Sunday, August 15, 2010

The Prince Factor

With my new found self realization, came a sense of overwhelming sadness. If I am turning into a Disney Princess that means that I have x amount of time to find my Prince. This depresses me. Why do I have to find a Prince? Isn't it enough that I have kissed numerous frogs who just turned out to be horny toads? All my knights in shining armor were really just retards with tin foil and small (ahem) jousting sticks.
I told the Beast that I loved him and you know what? Still hairy with bad breath. Of course, there was the dumb ass who tried to kiss me when I was choking on an apple, instead of giving me the Heimlich. Nice. Oh and we can't forget the guy who came looking for me because I left a shoe behind at his party. Turns out he was a drag queen and wanted to know where I got them at.
My favorite is of course the time when I traded in my voice to that nasty old bag for a set of legs. Turns out, I should have asked for a nice rack instead.
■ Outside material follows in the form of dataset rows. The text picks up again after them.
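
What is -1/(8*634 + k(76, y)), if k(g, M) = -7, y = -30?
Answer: -1/5065 ≈ -0.00019743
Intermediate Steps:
-1/(8*634 + k(76, y)) = -1/(8*634 - 7) = -1/(5072 - 7) = -1/5065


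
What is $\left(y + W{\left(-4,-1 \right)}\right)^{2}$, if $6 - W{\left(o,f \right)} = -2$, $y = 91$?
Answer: $9801$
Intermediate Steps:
$W{\left(o,f \right)} = 8$ ($W{\left(o,f \right)} = 6 - -2 = 6 + 2 = 8$)
$\left(y + W{\left(-4,-1 \right)}\right)^{2} = \left(91 + 8\right)^{2} = 99^{2} = 9801$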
Well, I am truly at a loss because it seems I have pretty much gone through the list and if I go by fairytale time frame, I have exactly 3-5 days to find this dude. Wish me luck or tell that late ass fairy godmother to get on over here.


  1. ROFL! I love it and can't wait to keep reading. Reminds me of the twisted fairy tales from rocky and bullwinkle. :)


  2. Why thank you darling! I will try to keep my happy-go-lucky sense of hopefulness!